At the top of this exaggerated switchback, we could look back down into the valley we had come from and see the road and the Bow River far below us.
These are the ways that this strange area was depicted on the roadmap, a satellite image, and a contour map. The contour map shows that the gain in elevation is from about 1580 m to about 1840 meters in the section shown, a rise of 260m or 850 feet.
In the area of the Sunwapta Pass we saw this multi-cascade stream descending from high on the mountain. A short distance later, this fast-moving stream passed under the road. You could see the milky color of the glacial "rock flour" in it.
A short distance north of the Sunwapta Pass is the Columbia Ice Field. This is a view of the Athabasca Glacier extending toward the valley with other glaciers up higher on the slopes. You can see the black specks on the glacier which are the tour vehicles associated with the glacier tour we took last year.
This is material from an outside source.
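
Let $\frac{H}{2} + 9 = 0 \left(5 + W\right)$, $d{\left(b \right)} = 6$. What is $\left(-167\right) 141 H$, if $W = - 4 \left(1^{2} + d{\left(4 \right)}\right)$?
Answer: $423846$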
The road at extreme left is the road to the station for the big-wheeled ice tour vehicles.
The Sunwapta River has its origin at the Athabasca Glacier, but within three or four miles has collected enough side streams to spread out into this wide swath of currents and gravel bars through the valley. We were traveling through the valley with beautiful forests and mountains on both sides.
We followed the Sunwapta River northward for 20 minutes or so. Here the mountains coming into view are like high, continuous granit ridges. We saw a number of those.
The path through this valley offered exhilirating views at every stage, with the vast forests climbing up the sides of the mountains.
About two hours north of Bow Lake we reached the valley of the Athabasca River.
Below is a view of this section of the river from the top of Whistler Mountain, which we visited the next day. I suspect that Whistler Mountain is that right peak that you can see - it is rounded about like Whistler.
As we neared Jasper, it was smooth riding on the fine highway. We were slowed down by one minor "goat jam" with some mountain goats that were grazing alongside the roadway.
Otherwise we were just cruising on the wide open highway through the Athabasca River valley, but always within view of the majestic mountains all around us.
We arrived in Jasper at our bed n' breakfast, called Cabin Cove, at about 4:30 pm. It had been a remarkable day with the visit to Moraine Lake as well as Bow Lake and the drive up the Icefields Parkway. This view from right in front of our accommodations is of the peak of Whistler Mountain where we planned to go tomorrow. You can see the little bump on the mountain which is the upper station of the tramway up the mountain.
We settled into our accommodations with five cameras and three laptops, so we were technologically ready for our exploration of this area. The B&B had a wireless hub, so Jeff, Mark and Brenda could check their emails. I didn't bother because I wanted a break from it . I spent my computer time uploading pictures.
Uncle Mark had some adjusting to do, living with a bunch of girls like this. He patiently submits to Elyse's efforts toward being a hairdresser.